What is the most efficient way to compute the projection of $\mathbf{x}$ onto $\mathcal{U}$ in $\ell_1$, that is, how had one ought to solve the optimization problem:
$\mathbf{u}^* = \min_{\mathbf{u} \in \mathcal{U}} ||\mathbf{u} - \mathbf{x}||_1$
I have a hard time believing this is not a well understood problem but I am having difficulty with Google.
One could clearly formulate this as a linear program, but I am primarily concerned with high dimensional problems for $n$ large. Is there a more efficient way?
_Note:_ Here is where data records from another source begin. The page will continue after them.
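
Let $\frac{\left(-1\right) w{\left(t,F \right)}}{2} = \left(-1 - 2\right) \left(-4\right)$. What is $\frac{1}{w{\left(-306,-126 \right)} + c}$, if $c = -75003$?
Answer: $- \frac{1}{75027} \approx -1.3329 \cdot 10^{-5}$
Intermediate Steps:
$w{\left(t,F \right)} = -24$ ($w{\left(t,F \right)} = - 2 \left(-1 - 2\right) \left(-4\right) = - 2 \left(\left(-3\right) \left(-4\right)\right) = \left(-2\right) 12 = -24$)
$\frac{1}{w{\left(-306,-126 \right)} + c} = \frac{1}{-24 - 75003} = \frac{1}{-75027} = - \frac{1}{75027}$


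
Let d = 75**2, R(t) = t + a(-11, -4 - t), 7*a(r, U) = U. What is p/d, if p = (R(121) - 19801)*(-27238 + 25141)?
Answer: 6425441/875 ≈ 7343.4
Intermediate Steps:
a(r, U) = U/7
R(t) = -4/7 + 6*t/7 (R(t) = t + (-4 - t)/7 = t + (-4/7 - t/7) = -4/7 + 6*t/7)
p = 289144845/7 (p = ((-4/7 + (6/7)*121) - 19801)*(-27238 + 25141) = ((-4/7 + 726/7) - 19801)*(-2097) = (722/7 - 19801)*(-2097) = -137885/7*(-2097) = 289144845/7 ≈ 4.1306e+7)
d = 5625
p/d = (289144845/7)/5625 = (289144845/7)*(1/5625) = 6425441/875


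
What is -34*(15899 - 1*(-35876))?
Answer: -1760350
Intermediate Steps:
-34*(15899 - 1*(-35876)) = -34*(15899 + 35876) = -34*51775 = -1760350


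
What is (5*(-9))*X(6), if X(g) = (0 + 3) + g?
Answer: -405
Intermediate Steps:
X(g) = 3 + g
(5*(-9))*X(6) = (5*(-9))*(3 + 6) = -45*9 = -405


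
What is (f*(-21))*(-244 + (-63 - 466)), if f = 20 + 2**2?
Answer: 389592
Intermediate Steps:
f = 24 (f = 20 + 4 = 24)
(f*(-21))*(-244 + (-63 - 466)) = (24*(-21))*(-244 + (-63 - 466)) = -504*(-244 - 529) = -504*(-773) = 389592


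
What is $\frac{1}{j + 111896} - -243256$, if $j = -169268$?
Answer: $\frac{13956083231}{57372} \approx 2.4326 \cdot 10^{5}$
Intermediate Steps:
$\frac{1}{j + 111896} - -243256 = \frac{1}{-169268 + 111896} - -243256 = \frac{1}{-57372} + 243256 = - \frac{1}{57372} + 243256 = \frac{13956083231}{57372}$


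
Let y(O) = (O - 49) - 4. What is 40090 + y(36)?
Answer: 40073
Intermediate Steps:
y(O) = -53 + O (y(O) = (-49 + O) - 4 = -53 + O)
40090 + y(36) = 40090 + (-53 + 36) = 40090 - 17 = 40073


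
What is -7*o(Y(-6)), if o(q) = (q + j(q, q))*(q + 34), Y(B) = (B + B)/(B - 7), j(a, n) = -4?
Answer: 127120/169 ≈ 752.19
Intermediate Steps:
Y(B) = 2*B/(-7 + B) (Y(B) = (2*B)/(-7 + B) = 2*B/(-7 + B))
o(q) = (-4 + q)*(34 + q) (o(q) = (q - 4)*(q + 34) = (-4 + q)*(34 + q))
-7*o(Y(-6)) = -7*(-136 + (2*(-6)/(-7 - 6))² + 30*(2*(-6)/(-7 - 6))) = -7*(-136 + (2*(-6)/(-13))² + 30*(2*(-6)/(-13))) = -7*(-136 + (2*(-6)*(-1/13))² + 30*(2*(-6)*(-1/13))) = -7*(-136 + (12/13)² + 30*(12/13)) = -7*(-136 + 144/169 + 360/13) = -7*(-18160/169) = 127120/169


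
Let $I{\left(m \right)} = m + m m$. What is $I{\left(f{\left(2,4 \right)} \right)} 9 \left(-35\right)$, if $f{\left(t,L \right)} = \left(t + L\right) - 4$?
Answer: $-1890$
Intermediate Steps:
$f{\left(t,L \right)} = -4 + L + t$ ($f{\left(t,L \right)} = \left(L + t\right) - 4 = -4 + L + t$)
$I{\left(m \right)} = m + m^{2}$
$I{\left(f{\left(2,4 \right)} \right)} 9 \left(-35\right) = \left(-4 + 4 + 2\right) \left(1 + \left(-4 + 4 + 2\right)\right) 9 \left(-35\right) = 2 \left(1 + 2\right) 9 \left(-35\right) = 2 \cdot 3 \cdot 9 \left(-35\right) = 6 \cdot 9 \left(-35\right) = 54 \left(-35\right) = -1890$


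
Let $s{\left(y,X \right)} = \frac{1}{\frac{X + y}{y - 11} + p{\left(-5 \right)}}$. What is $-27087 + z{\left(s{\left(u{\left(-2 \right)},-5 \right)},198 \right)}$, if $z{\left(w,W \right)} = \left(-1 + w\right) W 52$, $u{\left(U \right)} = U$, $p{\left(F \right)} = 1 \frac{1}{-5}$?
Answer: $-6963$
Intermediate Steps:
$p{\left(F \right)} = - \frac{1}{5}$ ($p{\left(F \right)} = 1 \left(- \frac{1}{5}\right) = - \frac{1}{5}$)
$s{\left(y,X \right)} = \frac{1}{- \frac{1}{5} + \frac{X + y}{-11 + y}}$ ($s{\left(y,X \right)} = \frac{1}{\frac{X + y}{y - 11} - \frac{1}{5}} = \frac{1}{\frac{X + y}{-11 + y} - \frac{1}{5}} = \frac{1}{- \frac{1}{5} + \frac{X + y}{-11 + y}}$)
$z{\left(w,W \right)} = 52 W \left(-1 + w\right)$ ($z{\left(w,W \right)} = W \left(-1 + w\right) 52 = 52 W \left(-1 + w\right)$)
$-27087 + z{\left(s{\left(u{\left(-2 \right)},-5 \right)},198 \right)} = -27087 + 52 \cdot 198 \left(-1 + \frac{5 \left(-11 - 2\right)}{11 + 4 \left(-2\right) + 5 \left(-5\right)}\right) = -27087 + 52 \cdot 198 \left(-1 + 5 \frac{1}{11 - 8 - 25} \left(-13\right)\right) = -27087 + 52 \cdot 198 \left(-1 + 5 \frac{1}{-22} \left(-13\right)\right) = -27087 + 52 \cdot 198 \left(-1 + 5 \left(- \frac{1}{22}\right) \left(-13\right)\right) = -27087 + 52 \cdot 198 \left(-1 + \frac{65}{22}\right) = -27087 + 52 \cdot 198 \cdot \frac{43}{22} = -27087 + 20124 = -6963$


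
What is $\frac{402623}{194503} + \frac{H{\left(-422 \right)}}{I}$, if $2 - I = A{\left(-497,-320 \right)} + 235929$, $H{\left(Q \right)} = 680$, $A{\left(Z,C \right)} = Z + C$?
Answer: $\frac{556049597}{268997649} \approx 2.0671$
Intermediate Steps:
$A{\left(Z,C \right)} = C + Z$
$I = -235110$ ($I = 2 - \left(\left(-320 - 497\right) + 235929\right) = 2 - \left(-817 + 235929\right) = 2 - 235112 = -235110$)
$\frac{402623}{194503} + \frac{H{\left(-422 \right)}}{I} = \frac{402623}{194503} + \frac{680}{-235110} = 402623 \cdot \frac{1}{194503} + 680 \left(- \frac{1}{235110}\right) = \frac{402623}{194503} - \frac{4}{1383} = \frac{556049597}{268997649}$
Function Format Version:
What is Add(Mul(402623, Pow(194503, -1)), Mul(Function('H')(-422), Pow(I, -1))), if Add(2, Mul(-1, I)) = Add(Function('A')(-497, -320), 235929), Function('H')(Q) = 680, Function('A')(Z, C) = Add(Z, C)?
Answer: Rational(556049597, 268997649) ≈ 2.0671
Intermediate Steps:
Function('A')(Z, C) = Add(C, Z)
I = -235110 (I = Add(2, Mul(-1, Add(Add(-320, -497), 235929))) = Add(2, Mul(-1, Add(-817, 235929))) = Add(2, Mul(-1, 235112)) = Add(2, -235112) = -235110)
Add(Mul(402623, Pow(194503, -1)), Mul(Function('H')(-422), Pow(I, -1))) = Add(Mul(402623, Pow(194503, -1)), Mul(680, Pow(-235110, -1))) = Add(Mul(402623, Rational(1, 194503)), Mul(680, Rational(-1, 235110))) = Add(Rational(402623, 194503), Rational(-4, 1383)) = Rational(556049597, 268997649)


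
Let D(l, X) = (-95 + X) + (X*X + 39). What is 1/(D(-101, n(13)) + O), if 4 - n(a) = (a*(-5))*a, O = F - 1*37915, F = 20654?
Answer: 1/704333 ≈ 1.4198e-6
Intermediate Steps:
O = -17261 (O = 20654 - 1*37915 = 20654 - 37915 = -17261)
n(a) = 4 + 5*a² (n(a) = 4 - a*(-5)*a = 4 - (-5*a)*a = 4 - (-5)*a² = 4 + 5*a²)
D(l, X) = -56 + X + X² (D(l, X) = (-95 + X) + (X² + 39) = (-95 + X) + (39 + X²) = -56 + X + X²)
1/(D(-101, n(13)) + O) = 1/((-56 + (4 + 5*13²) + (4 + 5*13²)²) - 17261) = 1/((-56 + (4 + 5*169) + (4 + 5*169)²) - 17261) = 1/((-56 + (4 + 845) + (4 + 845)²) - 17261) = 1/((-56 + 849 + 849²) - 17261) = 1/((-56 + 849 + 720801) - 17261) = 1/(721594 - 17261) = 1/704333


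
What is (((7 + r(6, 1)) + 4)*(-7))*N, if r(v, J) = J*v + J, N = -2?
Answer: 252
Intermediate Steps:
r(v, J) = J + J*v
(((7 + r(6, 1)) + 4)*(-7))*N = (((7 + 1*(1 + 6)) + 4)*(-7))*(-2) = (((7 + 1*7) + 4)*(-7))*(-2) = (((7 + 7) + 4)*(-7))*(-2) = ((14 + 4)*(-7))*(-2) = (18*(-7))*(-2) = -126*(-2) = 252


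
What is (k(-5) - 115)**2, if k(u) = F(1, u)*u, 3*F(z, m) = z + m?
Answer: 105625/9 ≈ 11736.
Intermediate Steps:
F(z, m) = m/3 + z/3 (F(z, m) = (z + m)/3 = (m + z)/3 = m/3 + z/3)
k(u) = u*(1/3 + u/3) (k(u) = (u/3 + (1/3)*1)*u = (u/3 + 1/3)*u = (1/3 + u/3)*u = u*(1/3 + u/3))
(k(-5) - 115)**2 = ((1/3)*(-5)*(1 - 5) - 115)**2 = ((1/3)*(-5)*(-4) - 115)**2 = (20/3 - 115)**2 = (-325/3)**2 = 105625/9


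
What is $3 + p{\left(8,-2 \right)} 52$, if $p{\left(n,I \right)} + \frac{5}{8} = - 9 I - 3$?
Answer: $\frac{1501}{2} \approx 750.5$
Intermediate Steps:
$p{\left(n,I \right)} = - \frac{29}{8} - 9 I$ ($p{\left(n,I \right)} = - \frac{5}{8} - \left(3 + 9 I\right) = - \frac{29}{8} - 9 I$)
$3 + p{\left(8,-2 \right)} 52 = 3 + \left(- \frac{29}{8} - -18\right) 52 = 3 + \left(- \frac{29}{8} + 18\right) 52 = 3 + \frac{115}{8} \cdot 52 = 3 + \frac{1495}{2} = \frac{1501}{2}$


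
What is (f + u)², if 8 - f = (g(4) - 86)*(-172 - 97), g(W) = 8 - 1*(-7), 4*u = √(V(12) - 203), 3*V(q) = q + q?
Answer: (76364 - I*√195)²/16 ≈ 3.6447e+8 - 1.333e+5*I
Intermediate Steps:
V(q) = 2*q/3 (V(q) = (q + q)/3 = (2*q)/3 = 2*q/3)
u = I*√195/4 (u = √((⅔)*12 - 203)/4 = √(8 - 203)/4 = √(-195)/4 = (I*√195)/4 = I*√195/4 ≈ 3.4911*I)
g(W) = 15 (g(W) = 8 + 7 = 15)
f = -19091 (f = 8 - (15 - 86)*(-172 - 97) = 8 - (-71)*(-269) = 8 - 1*19099 = 8 - 19099 = -19091)
(f + u)² = (-19091 + I*√195/4)²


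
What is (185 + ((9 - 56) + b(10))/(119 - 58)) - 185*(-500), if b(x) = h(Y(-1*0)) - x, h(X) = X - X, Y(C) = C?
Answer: 5653728/61 ≈ 92684.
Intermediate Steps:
h(X) = 0
b(x) = -x (b(x) = 0 - x = -x)
(185 + ((9 - 56) + b(10))/(119 - 58)) - 185*(-500) = (185 + ((9 - 56) - 1*10)/(119 - 58)) - 185*(-500) = (185 + (-47 - 10)/61) + 92500 = (185 - 57*1/61) + 92500 = (185 - 57/61) + 92500 = 11228/61 + 92500 = 5653728/61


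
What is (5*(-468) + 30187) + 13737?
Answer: 41584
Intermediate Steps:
(5*(-468) + 30187) + 13737 = (-2340 + 30187) + 13737 = 27847 + 13737 = 41584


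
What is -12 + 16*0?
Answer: -12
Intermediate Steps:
-12 + 16*0 = -12 + 0 = -12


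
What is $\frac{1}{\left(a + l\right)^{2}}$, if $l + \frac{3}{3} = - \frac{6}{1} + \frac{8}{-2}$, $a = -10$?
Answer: $\frac{1}{441} \approx 0.0022676$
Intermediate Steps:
$l = -11$ ($l = -1 + \left(- \frac{6}{1} + \frac{8}{-2}\right) = -1 + \left(\left(-6\right) 1 + 8 \left(- \frac{1}{2}\right)\right) = -1 - 10 = -11$)
$\frac{1}{\left(a + l\right)^{2}} = \frac{1}{\left(-10 - 11\right)^{2}} = \frac{1}{\left(-21\right)^{2}} = \frac{1}{441}$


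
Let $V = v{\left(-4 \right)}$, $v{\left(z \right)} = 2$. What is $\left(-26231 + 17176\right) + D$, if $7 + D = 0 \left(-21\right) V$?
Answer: $-9062$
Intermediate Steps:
$V = 2$
$D = -7$ ($D = -7 + 0 \left(-21\right) 2 = -7 + 0 \cdot 2 = -7 + 0 = -7$)
$\left(-26231 + 17176\right) + D = \left(-26231 + 17176\right) - 7 = -9055 - 7 = -9062$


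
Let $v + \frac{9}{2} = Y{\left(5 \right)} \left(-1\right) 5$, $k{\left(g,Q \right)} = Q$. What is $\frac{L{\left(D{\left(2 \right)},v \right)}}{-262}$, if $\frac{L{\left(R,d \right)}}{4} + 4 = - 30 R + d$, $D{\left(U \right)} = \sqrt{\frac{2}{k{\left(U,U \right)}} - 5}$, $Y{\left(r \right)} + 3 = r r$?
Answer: $\frac{237}{131} + \frac{120 i}{131} \approx 1.8092 + 0.91603 i$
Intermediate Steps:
$Y{\left(r \right)} = -3 + r^{2}$ ($Y{\left(r \right)} = -3 + r r = -3 + r^{2}$)
$v = - \frac{229}{2}$ ($v = - \frac{9}{2} + \left(-3 + 5^{2}\right) \left(-1\right) 5 = - \frac{9}{2} + \left(-3 + 25\right) \left(-1\right) 5 = - \frac{9}{2} + 22 \left(-1\right) 5 = - \frac{9}{2} - 110 = - \frac{229}{2} \approx -114.5$)
$D{\left(U \right)} = \sqrt{-5 + \frac{2}{U}}$ ($D{\left(U \right)} = \sqrt{\frac{2}{U} - 5} = \sqrt{-5 + \frac{2}{U}}$)
$L{\left(R,d \right)} = -16 - 120 R + 4 d$ ($L{\left(R,d \right)} = -16 + 4 \left(- 30 R + d\right) = -16 + 4 \left(d - 30 R\right) = -16 - \left(- 4 d + 120 R\right) = -16 - 120 R + 4 d$)
$\frac{L{\left(D{\left(2 \right)},v \right)}}{-262} = \frac{-16 - 120 \sqrt{-5 + \frac{2}{2}} + 4 \left(- \frac{229}{2}\right)}{-262} = \left(-16 - 120 \sqrt{-5 + 2 \cdot \frac{1}{2}} - 458\right) \left(- \frac{1}{262}\right) = \left(-16 - 120 \sqrt{-5 + 1} - 458\right) \left(- \frac{1}{262}\right) = \left(-16 - 120 \sqrt{-4} - 458\right) \left(- \frac{1}{262}\right) = \left(-16 - 120 \cdot 2 i - 458\right) \left(- \frac{1}{262}\right) = \left(-16 - 240 i - 458\right) \left(- \frac{1}{262}\right) = \left(-474 - 240 i\right) \left(- \frac{1}{262}\right) = \frac{237}{131} + \frac{120 i}{131}$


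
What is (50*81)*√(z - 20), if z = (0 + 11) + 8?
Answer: 4050*I ≈ 4050.0*I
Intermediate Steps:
z = 19 (z = 11 + 8 = 19)
(50*81)*√(z - 20) = (50*81)*√(19 - 20) = 4050*√(-1) = 4050*I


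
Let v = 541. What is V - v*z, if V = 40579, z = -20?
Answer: 51399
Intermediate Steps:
V - v*z = 40579 - 541*(-20) = 40579 - 1*(-10820) = 40579 + 10820 = 51399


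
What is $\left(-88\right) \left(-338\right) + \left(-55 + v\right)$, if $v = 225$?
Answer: $29914$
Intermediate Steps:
$\left(-88\right) \left(-338\right) + \left(-55 + v\right) = \left(-88\right) \left(-338\right) + \left(-55 + 225\right) = 29744 + 170 = 29914$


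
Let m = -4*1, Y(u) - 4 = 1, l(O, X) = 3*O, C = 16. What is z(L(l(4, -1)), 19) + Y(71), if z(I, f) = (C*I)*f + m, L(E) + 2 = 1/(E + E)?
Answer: -1783/3 ≈ -594.33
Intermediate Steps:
L(E) = -2 + 1/(2*E) (L(E) = -2 + 1/(E + E) = -2 + 1/(2*E))
Y(u) = 5 (Y(u) = 4 + 1 = 5)
m = -4
z(I, f) = -4 + 16*I*f (z(I, f) = (16*I)*f - 4 = 16*I*f - 4 = -4 + 16*I*f)
z(L(l(4, -1)), 19) + Y(71) = (-4 + 16*(-2 + 1/(2*((3*4))))*19) + 5 = (-4 + 16*(-2 + (½)/12)*19) + 5 = (-4 + 16*(-2 + (½)*(1/12))*19) + 5 = (-4 + 16*(-2 + 1/24)*19) + 5 = (-4 + 16*(-47/24)*19) + 5 = (-4 - 1786/3) + 5 = -1798/3 + 5 = -1783/3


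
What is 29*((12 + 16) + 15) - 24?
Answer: 1223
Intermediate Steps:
29*((12 + 16) + 15) - 24 = 29*(28 + 15) - 24 = 29*43 - 24 = 1247 - 24 = 1223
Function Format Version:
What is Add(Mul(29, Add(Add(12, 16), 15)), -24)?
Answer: 1223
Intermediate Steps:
Add(Mul(29, Add(Add(12, 16), 15)), -24) = Add(Mul(29, Add(28, 15)), -24) = Add(Mul(29, 43), -24) = Add(1247, -24) = 1223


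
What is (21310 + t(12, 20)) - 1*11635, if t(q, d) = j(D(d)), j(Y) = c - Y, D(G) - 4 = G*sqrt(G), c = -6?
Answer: 9665 - 40*sqrt(5) ≈ 9575.6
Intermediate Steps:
D(G) = 4 + G**(3/2) (D(G) = 4 + G*sqrt(G) = 4 + G**(3/2))
j(Y) = -6 - Y
t(q, d) = -10 - d**(3/2) (t(q, d) = -6 - (4 + d**(3/2)) = -6 + (-4 - d**(3/2)) = -10 - d**(3/2))
(21310 + t(12, 20)) - 1*11635 = (21310 + (-10 - 20**(3/2))) - 1*11635 = (21310 + (-10 - 40*sqrt(5))) - 11635 = (21300 - 40*sqrt(5)) - 11635 = 9665 - 40*sqrt(5)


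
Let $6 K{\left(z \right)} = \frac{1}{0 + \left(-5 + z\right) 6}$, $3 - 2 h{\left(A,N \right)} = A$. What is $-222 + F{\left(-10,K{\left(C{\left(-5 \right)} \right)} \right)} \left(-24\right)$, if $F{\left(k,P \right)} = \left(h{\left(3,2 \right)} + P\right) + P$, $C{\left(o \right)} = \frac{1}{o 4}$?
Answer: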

Well, $\displaystyle\min_{\mathbf{u}\in\mathcal{U}}||\mathbf{u}-\mathbf{x}||_1=\min\{r\in\mathbb{R}_{\geqslant 0} : \mathcal{U}\cap B_1(\mathbf{x},r)\neq\emptyset\}$, where $$B_1(\mathbf{x},r)=\{\mathbf{y}\in\mathbb{R}^n : ||\mathbf{y}-\mathbf{x}||_1\leqslant r\}$$ is the closed $l_1$-ball with center $\mathbf{x}$ and radius $r$. It is the convex hull of $$E_1(\mathbf{x},r)=\{\mathbf{x}\pm r\mathbf{e}_k : 1 \leqslant k \leqslant n\},$$ where $(\mathbf{e}_1,\ldots,\mathbf{e}_n)$ is the standard basis of $\mathbb{R}^n$. It follows that $$\displaystyle\min_{\mathbf{u}\in\mathcal{U}}||\mathbf{u}-\mathbf{x}||_1=r^\ast\implies\mathcal{U}\cap E_1(\mathbf{x},r^\ast)\neq\emptyset,$$ the minimum is attained at any (not necessarily unique) element $\mathbf{u}^\ast$ of the last set, and the convex hull of all such $\mathbf{u}^\ast$ is the solution to the original problem.
So the whole problem reduces to finding the minimum of at most $n$ real numbers $$r_k = \inf\{|r| : \mathbf{x}+r\mathbf{e}_k\in\mathcal{U}\},\quad 1\leqslant k\leqslant n$$ (with $\inf\ \emptyset$ considered to be $+\infty$).